A princípio, as conselheiras tutelares receberam a denúncia de que uma senhora tinha dado um soco na boca de uma criança. “Quando fomos averiguar, vimos que o caso era muito mais grave”, afirma a conselheira Angélica Aparecida de Abreu.
Foi a partir desta denúncia que as conselheiras acionaram a Polícia Militar. Em poucos instantes, a viatura da PM chegou ao local e a acusada foi presa sem reagir.
A mulher apontada como autora da violência contra o bebê está detida, por prisão preventiva, na delegacia da Polícia Civil de Cerejeiras, que está cuidando do andamento do caso.
De acordo com o inquérito que está sendo montado sobre o caso, o bebê vinha sofrendo maus tratos há um bom tempo. “Não sabemos o quanto tempo exato, mas pode ser há meses”, diz o delegado que está à frente do caso, Giuliano Ricardo Lopes.
O bebê, que está internado no Hospital São Lucas, tem fortes hematomas pelo corpo, incluindo queimaduras no lado esquerdo da cabeça, braço e tronco. Ainda de acordo com o delegado cerejeirense, o quadro clínico da criança é considerado grave.
As conselheiras tutelares de Cerejeiras disseram que, quando foram chamadas para verificar o teor da denúncia, perceberam que o caso era mais grave que um simples mau-trato. Foi neste momento elas encaminharam o caso à Polícia Militar do município.

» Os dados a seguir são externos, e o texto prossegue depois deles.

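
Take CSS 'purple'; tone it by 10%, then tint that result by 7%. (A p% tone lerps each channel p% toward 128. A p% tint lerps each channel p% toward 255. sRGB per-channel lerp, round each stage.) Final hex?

CSS purple is rgb(128, 0, 128).
Per channel, c → c + 0.1(128 − c):
  R: 128 + 0.1×(128−128) = 128 + 0 = 128 → 128
  G: 0 + 12.8 = 12.8 → 13
  B: 128 + 0.1×(128−128) = 128 + 0 = 128 → 128
After the tone: rgb(128, 13, 128) = #800D80.
A 7% tint moves each channel 7% toward 255:
  R: 128 + 8.89 = 136.89 → 137
  G: 13 + 0.07×(255−13) = 13 + 16.94 = 29.94 → 30
  B: 128 + 0.07×(255−128) = 128 + 8.89 = 136.89 → 137
rgb(137, 30, 137) = #891E89.

#891E89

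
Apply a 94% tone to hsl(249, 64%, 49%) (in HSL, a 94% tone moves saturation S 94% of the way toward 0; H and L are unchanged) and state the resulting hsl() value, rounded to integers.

S moves 94% from 64 toward 0: 64 − 60.16 = 3.84 → 4.
H and L are unchanged.

hsl(249, 4%, 49%)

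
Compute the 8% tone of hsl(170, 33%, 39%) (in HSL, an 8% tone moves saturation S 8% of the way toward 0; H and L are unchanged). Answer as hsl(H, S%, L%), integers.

S moves 8% from 33 toward 0: 33 − 2.64 = 30.36 → 30.
H and L are unchanged.

hsl(170, 30%, 39%)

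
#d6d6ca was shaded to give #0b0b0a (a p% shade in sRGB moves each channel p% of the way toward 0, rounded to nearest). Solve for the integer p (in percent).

#d6d6ca is rgb(214, 214, 202); #0b0b0a is rgb(11, 11, 10).
On the R channel (widest range): 11 ≈ 214 + (p/100)(0 − 214), so p ≈ 100×(11 − 214)/(0 − 214) = -20300/-214 = 94.86.
p = 95 reproduces all three channels after rounding.

95%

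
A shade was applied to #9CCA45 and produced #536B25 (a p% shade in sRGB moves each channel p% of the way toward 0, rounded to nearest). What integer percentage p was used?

47%

#9CCA45 is rgb(156, 202, 69); #536B25 is rgb(83, 107, 37).
On the G channel (widest range): 107 ≈ 202 + (p/100)(0 − 202), so p ≈ 100×(107 − 202)/(0 − 202) = -9500/-202 = 47.03.
p = 47 reproduces all three channels after rounding.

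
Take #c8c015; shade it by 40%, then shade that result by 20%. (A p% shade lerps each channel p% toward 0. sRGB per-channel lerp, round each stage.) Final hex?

#c8c015 is rgb(200, 192, 21).
Lerp each channel 40% toward 0:
  R: 200 + 0.4×(0−200) = 200 − 80 = 120 → 120
  G: 192 − 76.8 = 115.2 → 115
  B: 21 − 8.4 = 12.6 → 13
After the shade: rgb(120, 115, 13) = #78730d.
Lerp each channel 20% toward 0:
  R: 120 + 0.2×(0−120) = 120 − 24 = 96 → 96
  G: 115 − 23 = 92 → 92
  B: 13 + 0.2×(0−13) = 13 − 2.6 = 10.4 → 10
rgb(96, 92, 10) = #605c0a.

#605c0a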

Além disso, as conselheiras tutelares cerejeirenses relataram o provável crime ao Ministério Público para que seja decidida a questão da guarda do bebê.
De acordo com o delegado Giuliano Lopes, a mãe acusada não demonstrou nenhum arrependimento pelos atos cometidos contra o bebê. “Ela disse que era nervosa assim mesmo. A única vez que ficou preocupada foi quando eu disse que a pena dela seria muito alta”, afirmou o delegado.
Ainda de acordo com o delegado que está a frente do caso, o crime se enquadra no Código Penal como tortura de indefeso, podendo resultar numa pena que pode ultrapassar de 16 anos de prisão.
No momento, o correspondente do FOLHA DO SUL ON LINE em Cerejeiras, Rildo Costa, tenta obter junto ao Conselho Tutelar, cópias das fotos do bebê machucado. O repórter já se comprometeu em não revelar a identidade da vítima, mas quer mostrar o resultado da brutalidade tão logo as imagens sejam liberadas. Mais detalhes sobre a monstruosidade, bem como as fotografias do bebê, podem ser revelados a qualquer momento.